Longer term, there was a risk that low levels of global production could bring a spike in oil prices, he said.

If prices remained low for a long time and oil production outside OPEC and the United States declined due to capital expenditure cuts, there was not likely to be any significant spare capacity left in the system, he said.

"This could cause prices to spike upwards, starting a new cycle of strong production growth in U.S. shale oil and subsequent volatility," van Beurden said.

Adam Sieminski, administrator at the U.S. Energy Information Administration, told reporters on the sidelines of the conference the U.S. oil industry had reacted to lower prices by improving its productivity.

But this process could not continue forever.

"Now we are seeing the limits at least in the near term and it is beginning to impact production," Sieminski said. "We see (U.S. oil production declines) continuing into next summer."

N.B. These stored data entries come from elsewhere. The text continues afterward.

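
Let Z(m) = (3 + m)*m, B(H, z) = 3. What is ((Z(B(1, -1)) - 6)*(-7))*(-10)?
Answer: 840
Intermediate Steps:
Z(m) = m*(3 + m)
((Z(B(1, -1)) - 6)*(-7))*(-10) = ((3*(3 + 3) - 6)*(-7))*(-10) = ((3*6 - 6)*(-7))*(-10) = ((18 - 6)*(-7))*(-10) = (12*(-7))*(-10) = -84*(-10) = 840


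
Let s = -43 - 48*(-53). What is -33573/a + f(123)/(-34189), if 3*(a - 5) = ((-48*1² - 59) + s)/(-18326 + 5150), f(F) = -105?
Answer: -2520627605277/370848083 ≈ -6796.9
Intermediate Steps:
s = 2501 (s = -43 + 2544 = 2501)
a = 10847/2196 (a = 5 + (((-48*1² - 59) + 2501)/(-18326 + 5150))/3 = 5 + (((-48*1 - 59) + 2501)/(-13176))/3 = 5 + (((-48 - 59) + 2501)*(-1/13176))/3 = 5 + ((-107 + 2501)*(-1/13176))/3 = 5 + (2394*(-1/13176))/3 = 5 + (⅓)*(-133/732) = 5 - 133/2196 = 10847/2196 ≈ 4.9394)
-33573/a + f(123)/(-34189) = -33573/10847/2196 - 105/(-34189) = -33573*2196/10847 - 105*(-1/34189) = -73726308/10847 + 105/34189 = -2520627605277/370848083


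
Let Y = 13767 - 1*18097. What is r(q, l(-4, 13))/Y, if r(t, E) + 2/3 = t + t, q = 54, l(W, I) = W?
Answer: -161/6495 ≈ -0.024788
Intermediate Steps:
Y = -4330 (Y = 13767 - 18097 = -4330)
r(t, E) = -⅔ + 2*t (r(t, E) = -⅔ + (t + t) = -⅔ + 2*t)
r(q, l(-4, 13))/Y = (-⅔ + 2*54)/(-4330) = (-⅔ + 108)*(-1/4330) = (322/3)*(-1/4330) = -161/6495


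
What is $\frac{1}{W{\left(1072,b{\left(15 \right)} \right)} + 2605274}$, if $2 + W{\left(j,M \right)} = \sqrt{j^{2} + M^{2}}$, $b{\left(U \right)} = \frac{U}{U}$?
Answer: $\frac{2605272}{6787441044799} - \frac{\sqrt{1149185}}{6787441044799} \approx 3.8368 \cdot 10^{-7}$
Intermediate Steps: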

The Secretary-General of OPEC, Abdullah al-Badri, said oil supply growth from non-OPEC producers might be zero or negative in 2016 because of lower upstream investment.

But Papa said if U.S. light crude oil prices went back up to $75 a barrel, U.S. oil production would resume growth at around 500,000 bpd - or around half the record growth rates observed in the past few years.

"I see the United States as a long-term growth producer," he said. "If low oil prices prevail - then the correction in oil prices will be much more severe."